DeNA牧秀悟が新人王に向け絶好調。打撃スタイルと菅野・戸郷の衝撃を語る (3ページ目)

  • 菊地高弘●取材・文 text by Kikuchi Takahiro
  • photo by Sankei Visual

 とはいえ、開幕からそんなポジティブ思考を持てたわけではない。3月26日の巨人との開幕戦では、菅野智之に抑え込まれ4打数0安打。翌27日も戸郷翔征に2三振を奪われた。

「菅野投手は日本を代表するピッチャーだけあって、1球として甘い球がなくて、ボール球を振らされました。打ちにいっても、詰まらされてファウルになってしまう。戸郷投手はボールが強くて、ピンチになればなるほど変化球の精度が格段に上がりました」

 一軍で結果を残す投手と対峙し、レベルの高さを痛感した。初打席から8打席連続でヒットが出ず、牧は「結構焦っていました」と振り返る。

 だが、27日の巨人戦の最終打席で、風向きは変わった。左の変則サイドスロー・高梨雄平が投じたクロスファイアーに詰まらされたものの、打球はふらふらとファースト後方に上がる小フライに。打った瞬間は「ファーストフライだ」と落胆した牧だったが、打球は意外に伸び、ゼラス・ウィーラーの差し出したミットの先をかすめてポトリと落ちた。初めてのヒットランプが灯った瞬間、牧は胸をなでおろした。

「記録はヒットだったので、うれしかったですね。このヒットで、次の日から乗っていけたところはあります」

 牧という打者の最大の特徴は、勝負強さにある。4月19日現在、得点圏打率は.421。大学時代から「ランナーを還すのが自分の仕事」と自信を持っていた。

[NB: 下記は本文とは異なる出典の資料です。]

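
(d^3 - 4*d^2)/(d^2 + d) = d*(d - 4)/(d + 1)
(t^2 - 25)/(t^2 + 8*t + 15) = (t - 5)/(t + 3)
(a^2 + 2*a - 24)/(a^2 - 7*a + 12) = (a + 6)/(a - 3)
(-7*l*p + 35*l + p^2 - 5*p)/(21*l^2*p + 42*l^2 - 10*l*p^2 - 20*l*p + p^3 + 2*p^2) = (p - 5)/(-3*l*p - 6*l + p^2 + 2*p)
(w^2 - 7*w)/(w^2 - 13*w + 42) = w/(w - 6)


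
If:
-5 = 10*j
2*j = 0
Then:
No Solution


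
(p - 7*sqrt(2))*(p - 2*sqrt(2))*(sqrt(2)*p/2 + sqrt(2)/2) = sqrt(2)*p^3/2 - 9*p^2 + sqrt(2)*p^2/2 - 9*p + 14*sqrt(2)*p + 14*sqrt(2)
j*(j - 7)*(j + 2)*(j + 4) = j^4 - j^3 - 34*j^2 - 56*j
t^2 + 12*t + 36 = (t + 6)^2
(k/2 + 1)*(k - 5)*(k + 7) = k^3/2 + 2*k^2 - 31*k/2 - 35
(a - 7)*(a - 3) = a^2 - 10*a + 21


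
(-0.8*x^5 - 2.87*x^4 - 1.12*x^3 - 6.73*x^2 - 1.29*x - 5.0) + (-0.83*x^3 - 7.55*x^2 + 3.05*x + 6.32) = -0.8*x^5 - 2.87*x^4 - 1.95*x^3 - 14.28*x^2 + 1.76*x + 1.32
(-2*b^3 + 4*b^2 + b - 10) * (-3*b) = 6*b^4 - 12*b^3 - 3*b^2 + 30*b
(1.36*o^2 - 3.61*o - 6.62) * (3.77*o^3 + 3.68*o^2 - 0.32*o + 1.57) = 5.1272*o^5 - 8.6049*o^4 - 38.6774*o^3 - 21.0712*o^2 - 3.5493*o - 10.3934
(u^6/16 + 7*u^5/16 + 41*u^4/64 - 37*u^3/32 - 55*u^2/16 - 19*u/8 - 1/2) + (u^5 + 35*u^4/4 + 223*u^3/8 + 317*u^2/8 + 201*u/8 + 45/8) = u^6/16 + 23*u^5/16 + 601*u^4/64 + 855*u^3/32 + 579*u^2/16 + 91*u/4 + 41/8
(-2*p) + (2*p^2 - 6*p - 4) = 2*p^2 - 8*p - 4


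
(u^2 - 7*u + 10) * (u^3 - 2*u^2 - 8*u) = u^5 - 9*u^4 + 16*u^3 + 36*u^2 - 80*u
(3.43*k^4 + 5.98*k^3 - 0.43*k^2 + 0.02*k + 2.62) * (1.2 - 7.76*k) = -26.6168*k^5 - 42.2888*k^4 + 10.5128*k^3 - 0.6712*k^2 - 20.3072*k + 3.144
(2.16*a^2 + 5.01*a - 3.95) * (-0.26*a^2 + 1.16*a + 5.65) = -0.5616*a^4 + 1.203*a^3 + 19.0426*a^2 + 23.7245*a - 22.3175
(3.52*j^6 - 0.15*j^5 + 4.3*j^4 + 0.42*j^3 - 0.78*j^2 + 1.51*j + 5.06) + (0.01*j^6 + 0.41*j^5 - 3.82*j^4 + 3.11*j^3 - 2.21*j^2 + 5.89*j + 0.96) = 3.53*j^6 + 0.26*j^5 + 0.48*j^4 + 3.53*j^3 - 2.99*j^2 + 7.4*j + 6.02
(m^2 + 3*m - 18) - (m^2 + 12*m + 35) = -9*m - 53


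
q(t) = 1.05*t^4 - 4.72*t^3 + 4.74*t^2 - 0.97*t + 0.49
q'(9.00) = 1999.19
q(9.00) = 3823.87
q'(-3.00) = -270.25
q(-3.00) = 258.55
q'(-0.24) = -4.12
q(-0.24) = 1.06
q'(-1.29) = -45.78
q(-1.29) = 22.67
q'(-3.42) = -367.02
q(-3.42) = 391.70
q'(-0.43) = -8.00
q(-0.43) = 2.19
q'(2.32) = -2.75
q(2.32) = -4.77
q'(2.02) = -4.98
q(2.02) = -3.55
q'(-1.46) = -58.07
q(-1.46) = 31.47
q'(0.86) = -0.62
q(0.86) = 0.73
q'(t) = 4.2*t^3 - 14.16*t^2 + 9.48*t - 0.97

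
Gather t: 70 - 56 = 14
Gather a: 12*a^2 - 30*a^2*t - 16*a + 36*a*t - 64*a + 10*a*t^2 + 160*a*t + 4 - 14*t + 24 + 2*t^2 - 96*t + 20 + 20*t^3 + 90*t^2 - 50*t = a^2*(12 - 30*t) + a*(10*t^2 + 196*t - 80) + 20*t^3 + 92*t^2 - 160*t + 48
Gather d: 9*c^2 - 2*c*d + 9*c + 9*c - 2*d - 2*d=9*c^2 + 18*c + d*(-2*c - 4)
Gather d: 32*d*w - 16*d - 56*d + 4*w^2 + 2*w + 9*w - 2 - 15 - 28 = d*(32*w - 72) + 4*w^2 + 11*w - 45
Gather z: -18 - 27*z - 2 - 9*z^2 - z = -9*z^2 - 28*z - 20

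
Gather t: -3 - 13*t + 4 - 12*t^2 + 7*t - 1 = -12*t^2 - 6*t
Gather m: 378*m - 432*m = -54*m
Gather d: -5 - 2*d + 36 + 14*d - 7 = 12*d + 24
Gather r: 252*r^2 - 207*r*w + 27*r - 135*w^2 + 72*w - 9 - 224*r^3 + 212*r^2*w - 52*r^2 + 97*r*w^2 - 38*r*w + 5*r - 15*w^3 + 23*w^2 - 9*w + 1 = -224*r^3 + r^2*(212*w + 200) + r*(97*w^2 - 245*w + 32) - 15*w^3 - 112*w^2 + 63*w - 8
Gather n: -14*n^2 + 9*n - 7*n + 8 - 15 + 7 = -14*n^2 + 2*n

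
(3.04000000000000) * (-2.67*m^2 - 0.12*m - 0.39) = -8.1168*m^2 - 0.3648*m - 1.1856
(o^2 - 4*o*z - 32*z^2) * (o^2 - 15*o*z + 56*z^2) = o^4 - 19*o^3*z + 84*o^2*z^2 + 256*o*z^3 - 1792*z^4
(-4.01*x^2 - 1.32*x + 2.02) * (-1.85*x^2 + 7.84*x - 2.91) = 7.4185*x^4 - 28.9964*x^3 - 2.4167*x^2 + 19.678*x - 5.8782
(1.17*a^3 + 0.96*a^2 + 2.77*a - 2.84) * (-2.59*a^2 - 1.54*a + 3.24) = -3.0303*a^5 - 4.2882*a^4 - 4.8619*a^3 + 6.2002*a^2 + 13.3484*a - 9.2016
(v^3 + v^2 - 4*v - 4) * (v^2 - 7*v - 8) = v^5 - 6*v^4 - 19*v^3 + 16*v^2 + 60*v + 32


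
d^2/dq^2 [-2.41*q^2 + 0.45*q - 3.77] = -4.82000000000000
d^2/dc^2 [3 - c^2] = -2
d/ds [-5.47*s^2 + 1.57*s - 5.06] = 1.57 - 10.94*s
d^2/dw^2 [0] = 0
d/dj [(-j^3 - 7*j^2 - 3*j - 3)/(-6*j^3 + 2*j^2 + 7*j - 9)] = 2*(-22*j^4 - 25*j^3 - 35*j^2 + 69*j + 24)/(36*j^6 - 24*j^5 - 80*j^4 + 136*j^3 + 13*j^2 - 126*j + 81)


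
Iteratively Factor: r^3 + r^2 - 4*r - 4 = (r - 2)*(r^2 + 3*r + 2) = (r - 2)*(r + 2)*(r + 1)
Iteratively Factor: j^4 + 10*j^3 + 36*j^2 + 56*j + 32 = (j + 2)*(j^3 + 8*j^2 + 20*j + 16) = (j + 2)^2*(j^2 + 6*j + 8) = (j + 2)^3*(j + 4)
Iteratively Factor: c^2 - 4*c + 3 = (c - 3)*(c - 1)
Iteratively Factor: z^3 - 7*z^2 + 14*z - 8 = (z - 1)*(z^2 - 6*z + 8) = (z - 4)*(z - 1)*(z - 2)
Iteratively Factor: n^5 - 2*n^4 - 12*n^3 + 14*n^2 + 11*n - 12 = (n + 1)*(n^4 - 3*n^3 - 9*n^2 + 23*n - 12) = (n + 1)*(n + 3)*(n^3 - 6*n^2 + 9*n - 4) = (n - 1)*(n + 1)*(n + 3)*(n^2 - 5*n + 4) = (n - 1)^2*(n + 1)*(n + 3)*(n - 4)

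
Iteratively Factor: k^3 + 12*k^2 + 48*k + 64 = (k + 4)*(k^2 + 8*k + 16) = (k + 4)^2*(k + 4)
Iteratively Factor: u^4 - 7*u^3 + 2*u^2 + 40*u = (u)*(u^3 - 7*u^2 + 2*u + 40) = u*(u - 4)*(u^2 - 3*u - 10) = u*(u - 5)*(u - 4)*(u + 2)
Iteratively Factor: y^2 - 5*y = (y - 5)*(y)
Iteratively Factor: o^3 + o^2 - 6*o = (o)*(o^2 + o - 6) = o*(o + 3)*(o - 2)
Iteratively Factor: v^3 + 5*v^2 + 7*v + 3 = (v + 1)*(v^2 + 4*v + 3) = (v + 1)*(v + 3)*(v + 1)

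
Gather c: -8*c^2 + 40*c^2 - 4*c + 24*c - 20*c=32*c^2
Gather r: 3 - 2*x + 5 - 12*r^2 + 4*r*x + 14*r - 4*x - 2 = -12*r^2 + r*(4*x + 14) - 6*x + 6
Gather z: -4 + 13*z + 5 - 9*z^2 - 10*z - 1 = -9*z^2 + 3*z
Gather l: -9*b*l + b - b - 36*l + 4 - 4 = l*(-9*b - 36)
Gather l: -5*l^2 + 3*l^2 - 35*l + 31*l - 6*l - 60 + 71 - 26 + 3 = -2*l^2 - 10*l - 12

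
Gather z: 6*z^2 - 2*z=6*z^2 - 2*z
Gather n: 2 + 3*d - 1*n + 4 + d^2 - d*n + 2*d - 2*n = d^2 + 5*d + n*(-d - 3) + 6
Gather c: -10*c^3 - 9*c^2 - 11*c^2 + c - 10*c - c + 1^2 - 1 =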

 野球を始めた小学校から高校までは、自分がそれほど勝負強いと感じたことはなかったという。なぜ、牧は勝負強い打者になれたのだろうか。チャンスの場面でどんなことを考えているのかと聞くと、少し考え込んでからこう答えた。

「自分がチャンスということは、相手にとってはピンチということ。早く2ストライクに追い込みたい心理があるはずなので、1球は甘いボールが来るんじゃないかと。その1球を逃さずに、とらえてやろうと考えています」

 打席に入れば神経が研ぎ澄まされ、一切の雑音がシャットアウトされるという打者の話を聞いたことがある。だが、牧の場合は逆だ。チャンスになればなるほど、スタジアムの歓声が耳に入ってくる。

「スタンドからの拍手もしっかりと聞こえていますよ。その拍手で体から力がみなぎってくる。いいアドレナリンが出て、打席に入れるんです」

 ということは、ホーム球場でのチャンスのほうが力はみなぎってくるのか。そう尋ねると、牧は「間違いないです」と笑った。